Self, Time and External Circumstances

   1.

   The disconnected self cut
   the filaments
   that held up my life.

          You are sick–very, very sick

   The hospital psychiatrist asked
   a question.  I answered correctly,
   "Jack Ruby shot Lee Harvey
   Oswald on TV.“

          You use your intelligence in negative ways

   I have lied in each
   different life, covering
   tracks of the last.

          I saw you when you were someone else

   I laughed
   when I told the story:
   my father held a gun
   on my brother.

          Your laughter is inappropriate

   I took the opiates
   as prescribed and wanted
   less and less  
   to be flesh.

          You may refuse your medication at any time

   I made lists
   of what I wanted  
   to recall.

          You could benefit from electroconvulsive shock therapy

   My body refused to release
   urine.  I became sick:
   searing ache and longing
   to take away the pain.

          Your past is the reason you can’t urinate

   She arrived in a black dress,
   one of a long line
   of therapists.  She began

          You don’t like black, do you?

   as I watched light stipple
   her dress through the iron
   mesh on the windows.

          Tell me about the abuse

   In a corner of night,
   I hunched and hunched
   to make myself small,
   invisible.

          Where are you?

   2.

   I passed each day,
   clutching a pillow
   rocking back and forth
   as gently as I would
   on Charon’s river.

          Tell me, then, what do your tears think?

   I paced the halls, hid
   in my closet, made a collage.
   The attendants cooed.
   I smiled at them with rage.

          This is very complex

   I threw a strike.
   "The bowling pins are my family,”
   I said.  The other patients  
   cheered.  I did it again,
   and the chaperones grew uneasy.

          I think its time to leave

   I was released from the hospital
   after a month–just
   when my insurance ran out.

          Reconnect with your therapist on the outside

   I am scary.  I scare myself.
   I scare my outside therapist.
   She doesn’t want me anymore.

          Once, I thought you were going to attack me

   At home, I have my own riot.
   I scream in the shower.
   The walls bruise my body.
   My head pounds back.

          I will make arrangements for you to see someone else

   The telephone can change
   shape.  It will lie to you.
   My memory reeked
   of the black dress.

          She won’t talk to you unless you make the call

   I moved on to the next
   recommended therapist
   with my own psychotic symmetry.

          I’m counseling a group of sex offenders next

   3.

   I got pregnant.
   My husband’s form
   fathered fetal tissue–
   I was too old.

          You cannot abort the baby

   After-birth I mothered my daughter:
   bathed, dressed, nursed and loved,
   all the while knowing nothingness
   waited for me in a clutch of medication.

          We have a pact.  You won’t kill yourself.

   Cross my heart
   and hope to die.

          What kind of pills, how many?

   The doctor didn’t hide
   his contempt as he guided  
   a tube down my throat.

          Where is her underwear?

   After a day,
   angry and sullen, my husband
   took me back home.
   I had to nurse the baby.

          What do you think you were doing?

   The baby bit down hard
   on my nipple with her tiny teeth,
   punishing me
   for risking her life.

Please post more of your own art.
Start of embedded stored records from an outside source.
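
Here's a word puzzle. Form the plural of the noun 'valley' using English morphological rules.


Apply rule: Add -s. 'valley' becomes 'valleys'.

valleys


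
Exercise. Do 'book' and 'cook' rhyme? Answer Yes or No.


Rime (stressed vowel + following sounds) of 'book': -ook = /ʊk/
Rime of 'cook': -ook = /ʊk/
/ʊk/ and /ʊk/ are the same ending sound, so the words rhyme.

Yes


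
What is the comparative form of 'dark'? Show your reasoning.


Apply comparative formation (add -er): 'dark' -> 'darker'.

darker


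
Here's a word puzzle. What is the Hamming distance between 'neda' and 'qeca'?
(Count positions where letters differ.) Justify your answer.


Alignment:
Position 1: 'n' vs 'q' = DIFFER
Position 2: 'e' vs 'e' = match
Position 3: 'd' vs 'c' = DIFFER
Position 4: 'a' vs 'a' = match
Total differences: 2

2


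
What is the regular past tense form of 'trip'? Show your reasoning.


Apply rule: Double final consonant and add -ed. 'trip' becomes 'tripped'.

tripped


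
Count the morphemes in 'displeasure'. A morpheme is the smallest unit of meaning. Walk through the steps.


Decomposition: dis- (prefix) + please (root) + -ure (suffix) = 3 morpheme(s)

3 morphemes


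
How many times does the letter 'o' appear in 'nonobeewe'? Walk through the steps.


Letter 'o' in 'nonobeewe': found at position(s) 2, 4 = 2 occurrence(s).

2


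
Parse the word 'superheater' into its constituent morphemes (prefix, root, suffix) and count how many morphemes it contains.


Step 1: Identify prefix: 'super' (meaning: above)
Step 2: Identify root: 'heat'
Step 3: Identify suffix(es): 'er'
Decomposition: super- (prefix: above) + heat (root) + -er (suffix: one who)
Total morphemes: 3

3 morphemes (super- (prefix: above) + heat (root) + -er (suffix: one who))


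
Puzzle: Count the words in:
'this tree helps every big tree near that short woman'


Split into words: this | tree | helps | every | big | tree | near | that | short | woman = 10 words.

10


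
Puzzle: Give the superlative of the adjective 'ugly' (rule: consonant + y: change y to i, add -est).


Apply superlative formation (consonant + y: change y to i, add -est): 'ugly' -> 'ugliest'.

ugliest


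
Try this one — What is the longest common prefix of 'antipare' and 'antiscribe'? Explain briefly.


Compare from the start: 4 characters match: 'anti'. Mismatch at position 5: 'p' vs 's'.

anti


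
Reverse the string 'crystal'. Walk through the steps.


Reverse 'crystal' character by character: 'latsyrc'.

latsyrc


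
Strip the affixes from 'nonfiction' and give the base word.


Remove prefix 'non' from 'nonfiction' to get root 'fiction'.

fiction


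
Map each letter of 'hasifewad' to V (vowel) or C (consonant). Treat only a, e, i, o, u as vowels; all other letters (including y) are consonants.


Letter mapping: h = C, a = V, s = C, i = V, f = C, e = V, w = C, a = V, d = C.

CVCVCVCVC


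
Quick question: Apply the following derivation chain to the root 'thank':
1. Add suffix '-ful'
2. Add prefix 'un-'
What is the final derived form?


Step 1: Add suffix '-ful' to 'thank' = 'thankful'
Step 2: Add prefix 'un-' to 'thankful' = 'unthankful'

unthankful


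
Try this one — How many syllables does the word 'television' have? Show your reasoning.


Break 'television' into syllables: tel-e-vi-sion -> tel | e | vi | sion = 4 syllables

4 syllables


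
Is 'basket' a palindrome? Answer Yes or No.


Forward: 'basket'
Reversed: 'teksab'
They differ.

No


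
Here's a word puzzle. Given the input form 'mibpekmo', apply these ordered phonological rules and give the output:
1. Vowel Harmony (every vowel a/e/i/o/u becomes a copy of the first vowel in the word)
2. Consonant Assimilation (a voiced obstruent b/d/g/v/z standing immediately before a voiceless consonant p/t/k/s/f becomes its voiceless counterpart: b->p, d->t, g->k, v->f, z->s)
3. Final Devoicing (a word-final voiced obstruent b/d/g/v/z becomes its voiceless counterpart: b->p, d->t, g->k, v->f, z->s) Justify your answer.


Starting form: 'mibpekmo'
Rule 1: Vowel Harmony: all vowels become 'i' (matching first vowel). 'mibpekmo' -> 'mibpikmi'
Rule 2: Consonant Assimilation: voiced obstruent before voiceless consonant becomes voiceless ('bp' -> 'pp'). 'mibpikmi' -> 'mippikmi'
Rule 3: Final Devoicing: the word ends in the vowel 'i', not a consonant. No change.
Final form: 'mippikmi'

mippikmi


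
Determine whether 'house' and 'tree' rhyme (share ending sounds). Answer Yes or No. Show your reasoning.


Rime (stressed vowel + following sounds) of 'house': -ouse = /aʊs/
Rime of 'tree': -ee = /iː/
/aʊs/ and /iː/ are different ending sounds, so the words do not rhyme.

No


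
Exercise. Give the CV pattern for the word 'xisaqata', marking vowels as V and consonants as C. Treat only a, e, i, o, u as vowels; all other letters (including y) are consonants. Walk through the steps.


Letter mapping: x = C, i = V, s = C, a = V, q = C, a = V, t = C, a = V.

CVCVCVCV


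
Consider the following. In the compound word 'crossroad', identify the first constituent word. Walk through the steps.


Split 'crossroad' into 'cross' + 'road'. The first part is 'cross'.

cross


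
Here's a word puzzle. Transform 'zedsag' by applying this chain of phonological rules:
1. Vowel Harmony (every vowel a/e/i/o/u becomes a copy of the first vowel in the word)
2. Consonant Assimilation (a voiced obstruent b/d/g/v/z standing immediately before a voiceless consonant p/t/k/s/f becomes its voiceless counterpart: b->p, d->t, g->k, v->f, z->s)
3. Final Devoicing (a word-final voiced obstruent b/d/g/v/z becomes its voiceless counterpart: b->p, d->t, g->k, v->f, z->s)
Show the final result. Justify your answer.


Starting form: 'zedsag'
Rule 1: Vowel Harmony: all vowels become 'e' (matching first vowel). 'zedsag' -> 'zedseg'
Rule 2: Consonant Assimilation: voiced obstruent before voiceless consonant becomes voiceless ('ds' -> 'ts'). 'zedseg' -> 'zetseg'
Rule 3: Final Devoicing: word-final voiced obstruent 'g' becomes voiceless 'k'. 'zetseg' -> 'zetsek'
Final form: 'zetsek'

zetsek


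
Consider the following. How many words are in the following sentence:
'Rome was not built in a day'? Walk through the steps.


Split into words: Rome | was | not | built | in | a | day = 7 words.

7


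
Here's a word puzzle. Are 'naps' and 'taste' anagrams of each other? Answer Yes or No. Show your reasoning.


Sorted letters of 'naps': 'anps'
Sorted letters of 'taste': 'aestt'
They do not match.

No


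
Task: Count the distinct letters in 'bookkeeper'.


Unique letters in 'bookkeeper': {b, e, k, o, p, r} = 6 distinct letters.

6


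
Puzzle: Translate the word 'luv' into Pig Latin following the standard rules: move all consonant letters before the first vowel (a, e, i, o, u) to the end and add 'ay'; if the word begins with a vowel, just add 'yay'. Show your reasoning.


'luv': move consonant cluster 'l' to end and add 'ay': 'uvlay'.

uvlay


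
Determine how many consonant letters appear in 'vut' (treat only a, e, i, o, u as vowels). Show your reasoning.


Consonants in 'vut': v, t = 2 consonants.

2


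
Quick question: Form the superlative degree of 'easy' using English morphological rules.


Apply superlative formation (consonant + y: change y to i, add -est): 'easy' -> 'easiest'.

easiest


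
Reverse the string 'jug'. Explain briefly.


Reverse 'jug' character by character: 'guj'.

guj


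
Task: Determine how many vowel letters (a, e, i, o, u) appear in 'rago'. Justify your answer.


Vowels in 'rago': a, o = 2 vowels.

2


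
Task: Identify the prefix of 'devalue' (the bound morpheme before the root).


The word 'devalue' = 'de' (prefix) + 'value' (root). The prefix is 'de'.

de


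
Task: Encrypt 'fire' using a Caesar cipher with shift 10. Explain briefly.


Shift each letter by 10: f -> p, i -> s, r -> b, e -> o. Result: 'psbo'.

psbo


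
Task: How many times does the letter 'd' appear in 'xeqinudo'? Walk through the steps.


Letter 'd' in 'xeqinudo': found at position(s) 7 = 1 occurrence(s).

1


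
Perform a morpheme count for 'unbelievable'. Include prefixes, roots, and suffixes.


Decomposition: un- (prefix) + believe (root) + -able (suffix) = 3 morpheme(s)

3 morphemes


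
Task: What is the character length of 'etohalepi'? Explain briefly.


Spell out 'etohalepi' and number each letter: e(1), t(2), o(3), h(4), a(5), l(6), e(7), p(8), i(9). Total: 9 letters.

9


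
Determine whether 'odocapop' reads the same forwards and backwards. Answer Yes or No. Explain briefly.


Forward: 'odocapop'
Reversed: 'popacodo'
They differ.

No


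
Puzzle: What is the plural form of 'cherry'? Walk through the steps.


Apply rule: Change -y to -ies (consonant + y). 'cherry' becomes 'cherries'.

cherries


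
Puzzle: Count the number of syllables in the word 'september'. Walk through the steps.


Break 'september' into syllables: sep-tem-ber -> sep | tem | ber = 3 syllables

3 syllables


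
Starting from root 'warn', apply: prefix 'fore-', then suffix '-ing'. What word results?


Step 1: Add prefix 'fore-' to 'warn' = 'forewarn'
Step 2: Add suffix '-ing' to 'forewarn' = 'forewarning'

forewarning


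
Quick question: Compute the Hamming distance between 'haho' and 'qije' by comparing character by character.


Alignment:
Position 1: 'h' vs 'q' = DIFFER
Position 2: 'a' vs 'i' = DIFFER
Position 3: 'h' vs 'j' = DIFFER
Position 4: 'o' vs 'e' = DIFFER
Total differences: 4

4


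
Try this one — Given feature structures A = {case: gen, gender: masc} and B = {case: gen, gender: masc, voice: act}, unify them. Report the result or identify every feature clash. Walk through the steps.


Compare features:
case: A=gen vs B=gen -> unified: gen
gender: A=masc vs B=masc -> unified: masc
voice: A=_ vs B=act -> unified: act
No clashes found.

Unified: {case: gen, gender: masc, voice: act}


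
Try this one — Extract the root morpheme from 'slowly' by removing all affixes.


Remove suffix '-ly' from 'slowly' to get root 'slow'.

slow


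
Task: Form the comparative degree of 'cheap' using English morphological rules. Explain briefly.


Apply comparative formation (add -er): 'cheap' -> 'cheaper'.

cheaper


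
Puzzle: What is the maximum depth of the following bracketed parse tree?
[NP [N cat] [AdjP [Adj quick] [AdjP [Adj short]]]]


Count bracket nesting levels:
'[' at pos 0: depth = 1
'[' at pos 4: depth = 2
'[' at pos 12: depth = 2
'[' at pos 18: depth = 3
'[' at pos 30: depth = 3
'[' at pos 36: depth = 4
Maximum depth reached: 4

4


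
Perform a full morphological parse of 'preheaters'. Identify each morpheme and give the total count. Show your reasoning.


Step 1: Identify prefix: 'pre' (meaning: before)
Step 2: Identify root: 'heat'
Step 3: Identify suffix(es): 'er, s'
Decomposition: pre- (prefix: before) + heat (root) + -er (suffix: one who) + -s (plural)
Total morphemes: 4

4 morphemes (pre- (prefix: before) + heat (root) + -er (suffix: one who) + -s (plural))


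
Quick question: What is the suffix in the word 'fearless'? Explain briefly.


The word 'fearless' = 'fear' (root) + '-less' (suffix). The suffix is '-less'.

less


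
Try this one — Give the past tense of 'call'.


Apply rule: Add -ed. 'call' becomes 'called'.

called


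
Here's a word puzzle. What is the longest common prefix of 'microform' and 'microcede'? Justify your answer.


Compare from the start: 5 characters match: 'micro'. Mismatch at position 6: 'f' vs 'c'.

micro


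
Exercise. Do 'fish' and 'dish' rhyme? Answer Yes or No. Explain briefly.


Rime (stressed vowel + following sounds) of 'fish': -ish = /ɪʃ/
Rime of 'dish': -ish = /ɪʃ/
/ɪʃ/ and /ɪʃ/ are the same ending sound, so the words rhyme.

Yes


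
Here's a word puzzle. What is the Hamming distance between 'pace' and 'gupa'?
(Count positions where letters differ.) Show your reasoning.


Alignment:
Position 1: 'p' vs 'g' = DIFFER
Position 2: 'a' vs 'u' = DIFFER
Position 3: 'c' vs 'p' = DIFFER
Position 4: 'e' vs 'a' = DIFFER
Total differences: 4

4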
When you’re famous I’ll be able to think to myself “I wrote her when she was just starting”.

Oh man. What a lovely comment. I don’t generally post the text of my writing, because I am shopping my work to publishers right now and any prior publishing is frowned upon, but here is a link to an audio recording of the first section of my collection, The Orchard, with some weird sound effects. 

Again; thanks so much. I have scant ambitions toward fame, but I do have aspirations to achieving some sort of emotional and intellectual cogency, so this note made my night.